We were in the middle of preparing dinner when all of a sudden Andrew yelled at Benjamin, scooped up a screaming Zoë, plopped her in my arms and hauled Benjamin inside the cabin for a "looooong" time-out.

I cuddled Zoë on my shoulder until Andrew stormed back out of the cabin.

"What happened?" I asked.

"He threw a rock at her!" he said.

"She was going to throw one at me first," Benjamin piped up. How he had the nerve to get out of time out on his own, I'll never know.

"Get back inside!" Andrew commanded. He exhaled with a rumbling growl. "Yes, Zoë was holding some pebbles from the parking spot, but Benjamin picked up a rock and threw it right at her face."

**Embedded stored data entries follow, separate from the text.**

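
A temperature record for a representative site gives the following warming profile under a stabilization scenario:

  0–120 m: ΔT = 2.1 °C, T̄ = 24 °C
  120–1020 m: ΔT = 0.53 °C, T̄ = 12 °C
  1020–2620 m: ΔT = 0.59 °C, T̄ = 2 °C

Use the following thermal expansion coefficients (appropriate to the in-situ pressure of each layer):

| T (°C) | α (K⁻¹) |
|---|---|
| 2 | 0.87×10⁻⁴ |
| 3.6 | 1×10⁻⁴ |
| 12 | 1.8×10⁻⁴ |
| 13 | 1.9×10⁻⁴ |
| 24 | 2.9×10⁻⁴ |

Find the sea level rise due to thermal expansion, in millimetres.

Δh = 241 mm

Layer 1 at 24 °C → α = 2.9×10⁻⁴ K⁻¹
Layer 2 at 12 °C → α = 1.8×10⁻⁴ K⁻¹
Layer 3 at 2 °C → α = 0.87×10⁻⁴ K⁻¹
Layer 1: 2.9×10⁻⁴ × 2.1 × 120 = 0.07308 m
1.8×10⁻⁴ × 0.53 × 900 = 0.08586 m
Layer 3: 1600 × 0.59 × 0.87×10⁻⁴ = 0.082128 m
Δh = 0.07308 + 0.08586 + 0.082128 = 0.241068 m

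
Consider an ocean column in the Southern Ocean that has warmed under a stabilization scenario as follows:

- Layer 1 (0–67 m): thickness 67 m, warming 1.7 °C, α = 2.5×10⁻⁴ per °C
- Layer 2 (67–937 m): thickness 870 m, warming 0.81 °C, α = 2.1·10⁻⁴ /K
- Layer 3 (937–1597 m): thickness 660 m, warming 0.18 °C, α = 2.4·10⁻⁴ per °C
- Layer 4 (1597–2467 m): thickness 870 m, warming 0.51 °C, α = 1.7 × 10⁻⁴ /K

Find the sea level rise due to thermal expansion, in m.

Δh = 0.28 m

0–67 m: 67 × 1.7 × 2.5×10⁻⁴ = 0.028475 m
Layer 2: 870 × 0.81 × 2.1×10⁻⁴ = 0.147987 m
0.18 × 2.4×10⁻⁴ × 660 = 0.028512 m
1597–2467 m: 870 × 0.51 × 1.7×10⁻⁴ = 0.075429 m
Δh = 0.028475 + 0.147987 + 0.028512 + 0.075429 = 0.280403 m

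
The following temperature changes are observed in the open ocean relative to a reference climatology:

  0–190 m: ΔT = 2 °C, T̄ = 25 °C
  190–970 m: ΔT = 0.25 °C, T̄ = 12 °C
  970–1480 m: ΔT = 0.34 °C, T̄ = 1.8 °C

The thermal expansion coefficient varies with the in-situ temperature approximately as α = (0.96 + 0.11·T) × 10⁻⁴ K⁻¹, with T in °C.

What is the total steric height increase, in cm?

Layer 1: α = (0.96 + 0.11×25)×10⁻⁴ = 3.71×10⁻⁴ K⁻¹
Layer 2: α = (0.96 + 0.11×12)×10⁻⁴ = 2.28×10⁻⁴ K⁻¹
Layer 3: α = (0.96 + 0.11×1.8)×10⁻⁴ = 1.158×10⁻⁴ K⁻¹
0–190 m: 190 × 2 × 3.71×10⁻⁴ = 0.14098 m
190–970 m: 780 × 2.28×10⁻⁴ × 0.25 = 0.04446 m
Layer 3: 1.158×10⁻⁴ × 0.34 × 510 = 0.02007972 m
Δh = 0.14098 + 0.04446 + 0.02007972 = 0.20551972 m

about 20.6 cm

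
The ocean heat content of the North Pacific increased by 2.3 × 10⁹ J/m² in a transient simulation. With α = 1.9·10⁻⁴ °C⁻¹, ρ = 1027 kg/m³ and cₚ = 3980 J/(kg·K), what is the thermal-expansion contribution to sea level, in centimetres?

about 10.7 cm

Δh = αQ/(ρcₚ) = 1.9×10⁻⁴ × 2.3×10⁹ / (1027 × 3980) ≈ 0.10691 m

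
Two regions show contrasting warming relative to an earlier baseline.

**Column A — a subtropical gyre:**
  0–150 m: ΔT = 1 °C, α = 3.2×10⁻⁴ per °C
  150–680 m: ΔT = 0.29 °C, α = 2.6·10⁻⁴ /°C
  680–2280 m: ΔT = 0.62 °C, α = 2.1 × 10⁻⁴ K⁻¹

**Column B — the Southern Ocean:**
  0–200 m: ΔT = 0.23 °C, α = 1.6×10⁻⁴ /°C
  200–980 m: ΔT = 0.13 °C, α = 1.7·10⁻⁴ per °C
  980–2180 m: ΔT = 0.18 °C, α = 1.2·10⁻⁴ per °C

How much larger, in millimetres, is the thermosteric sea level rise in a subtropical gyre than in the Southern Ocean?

A 0–150 m: 3.2×10⁻⁴ × 150 × 1 = 0.04800 m
A Layer 2: 530 × 0.29 × 2.6×10⁻⁴ = 0.039962 m
A 0.62 × 2.1×10⁻⁴ × 1600 = 0.20832 m
A total: 0.296282 m
B Layer 1: 200 × 1.6×10⁻⁴ × 0.23 = 0.00736 m
B Layer 2: 780 × 0.13 × 1.7×10⁻⁴ = 0.017238 m
B 1.2×10⁻⁴ × 0.18 × 1200 = 0.02592 m
B total: 0.050518 m
Difference: 0.296282 − 0.050518 = 0.245764 m

Δh_A − Δh_B ≈ 250 mm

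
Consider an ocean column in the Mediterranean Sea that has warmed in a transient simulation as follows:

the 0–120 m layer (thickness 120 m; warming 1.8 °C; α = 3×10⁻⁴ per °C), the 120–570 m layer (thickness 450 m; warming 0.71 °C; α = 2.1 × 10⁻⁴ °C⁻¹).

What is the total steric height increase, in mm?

about 132 mm

1.8 × 3×10⁻⁴ × 120 = 0.06480 m
120–570 m: 0.71 × 450 × 2.1×10⁻⁴ = 0.067095 m
Δh = 0.06480 + 0.067095 = 0.131895 m ≈ 132 mm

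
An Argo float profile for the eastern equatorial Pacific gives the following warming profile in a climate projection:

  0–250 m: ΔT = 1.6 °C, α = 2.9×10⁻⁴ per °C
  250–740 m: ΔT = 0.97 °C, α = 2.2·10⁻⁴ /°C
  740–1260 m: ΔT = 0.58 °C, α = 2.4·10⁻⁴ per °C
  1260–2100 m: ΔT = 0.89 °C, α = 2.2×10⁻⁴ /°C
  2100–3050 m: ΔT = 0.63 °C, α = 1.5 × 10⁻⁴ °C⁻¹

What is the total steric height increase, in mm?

0–250 m: 2.9×10⁻⁴ × 1.6 × 250 = 0.11600 m
Layer 2: 0.97 × 490 × 2.2×10⁻⁴ = 0.104566 m
Layer 3: 0.58 × 520 × 2.4×10⁻⁴ = 0.072384 m
1260–2100 m: 0.89 × 2.2×10⁻⁴ × 840 = 0.164472 m
Layer 5: 0.63 × 1.5×10⁻⁴ × 950 = 0.089775 m
Δh = 0.11600 + 0.104566 + 0.072384 + 0.164472 + 0.089775 = 0.547197 m

547 mm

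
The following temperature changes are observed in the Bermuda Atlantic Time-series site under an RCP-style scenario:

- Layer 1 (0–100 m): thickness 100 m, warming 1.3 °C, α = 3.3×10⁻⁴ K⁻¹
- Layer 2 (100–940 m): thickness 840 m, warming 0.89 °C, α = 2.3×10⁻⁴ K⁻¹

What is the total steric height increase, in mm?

210 mm of thermosteric rise

100 × 1.3 × 3.3×10⁻⁴ = 0.04290 m
2.3×10⁻⁴ × 840 × 0.89 = 0.171948 m
Δh = 0.04290 + 0.171948 = 0.214848 m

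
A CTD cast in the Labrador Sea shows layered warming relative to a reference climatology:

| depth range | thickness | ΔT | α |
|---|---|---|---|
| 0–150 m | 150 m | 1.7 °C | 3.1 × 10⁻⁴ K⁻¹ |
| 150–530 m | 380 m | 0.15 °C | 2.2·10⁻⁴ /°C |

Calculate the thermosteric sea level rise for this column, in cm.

0–150 m: 1.7 × 150 × 3.1×10⁻⁴ = 0.07905 m
Layer 2: 2.2×10⁻⁴ × 0.15 × 380 = 0.01254 m
Δh = 0.07905 + 0.01254 = 0.09159 m ≈ 9.16 cm

Δh ≈ 9.16 cm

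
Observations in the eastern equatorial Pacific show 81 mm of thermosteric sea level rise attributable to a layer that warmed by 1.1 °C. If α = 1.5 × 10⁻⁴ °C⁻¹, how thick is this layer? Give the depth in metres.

H = Δh/(αΔT) = 0.081 / (1.5×10⁻⁴ × 1.1) ≈ 490.9 m

490 m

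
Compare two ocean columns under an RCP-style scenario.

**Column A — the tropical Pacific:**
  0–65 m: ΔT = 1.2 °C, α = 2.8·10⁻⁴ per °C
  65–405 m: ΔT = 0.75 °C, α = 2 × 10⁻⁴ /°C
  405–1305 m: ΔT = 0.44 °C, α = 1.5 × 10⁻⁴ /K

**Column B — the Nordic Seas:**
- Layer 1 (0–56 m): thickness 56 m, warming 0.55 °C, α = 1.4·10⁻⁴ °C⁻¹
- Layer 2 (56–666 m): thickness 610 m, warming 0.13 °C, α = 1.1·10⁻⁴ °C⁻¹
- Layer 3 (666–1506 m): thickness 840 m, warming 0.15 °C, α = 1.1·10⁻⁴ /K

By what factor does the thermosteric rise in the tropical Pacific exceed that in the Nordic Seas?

A 0–65 m: 65 × 2.8×10⁻⁴ × 1.2 = 0.02184 m
A 2×10⁻⁴ × 0.75 × 340 = 0.05100 m
A Layer 3: 900 × 0.44 × 1.5×10⁻⁴ = 0.05940 m
A total: 0.13224 m
B 0.55 × 1.4×10⁻⁴ × 56 = 0.004312 m
B Layer 2: 610 × 1.1×10⁻⁴ × 0.13 = 0.008723 m
B 840 × 1.1×10⁻⁴ × 0.15 = 0.01386 m
B total: 0.026895 m
Ratio: 0.13224 / 0.026895 ≈ 4.917

4.92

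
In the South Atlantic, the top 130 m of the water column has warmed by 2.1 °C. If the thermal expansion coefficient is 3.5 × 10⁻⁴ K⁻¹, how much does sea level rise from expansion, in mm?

Δh = 95.6 mm

Δh = αΔT·H = 3.5×10⁻⁴ × 2.1 × 130 = 0.09555 m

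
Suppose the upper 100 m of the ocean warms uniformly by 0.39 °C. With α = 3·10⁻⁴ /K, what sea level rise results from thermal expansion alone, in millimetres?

Δh ≈ 11.7 mm

Δh = αΔT·H = 3×10⁻⁴ × 0.39 × 100 = 0.01170 m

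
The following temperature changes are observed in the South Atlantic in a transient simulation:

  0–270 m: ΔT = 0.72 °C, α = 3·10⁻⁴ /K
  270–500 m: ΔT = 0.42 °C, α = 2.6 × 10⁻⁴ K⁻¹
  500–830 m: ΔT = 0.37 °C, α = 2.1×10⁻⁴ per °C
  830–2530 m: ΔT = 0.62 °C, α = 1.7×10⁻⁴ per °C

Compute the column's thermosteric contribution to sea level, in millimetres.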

I took her off my shoulder to check her for injuries. Sure enough, Benjamin had hit his target. She had a lovely mark on her cheek, just under her eye, where Benjamin had pegged her with a rock...just to the side of the scar left behind when he hit her with the spray gun last year (just in time for her 1st birthday pictures).

He's a joy, I tell you.

After calming down Zoë I went into the cabin to talk with Benjamin.

"How long do I have to stay in time out?" he asked. "Forever?"

"Until dinner, at least," I said. "You really hurt Zoë and Dad's pretty mad..."

I gave him some books to paw through to make his sentence more palatable and by the time dinner was ready (really just a few minutes later) everyone was in much higher spirits, including both Benjamin and Zoë.


  1. She was going to throw one at him, was she? And he knew this because...? (Maybe because if he was her, he would have thrown one at her? oh. Which he did!)

    1. Today they were colouring together and he took her paper and ripped it up because "she was going to" rip up his. She was so sad (and so was *not* going to rip up his paper; she was busy colouring her own...until it was literally ripped away from her).

      This boy's gotta cool his omniscience because I'm not sure his premonitions are always entirely accurate!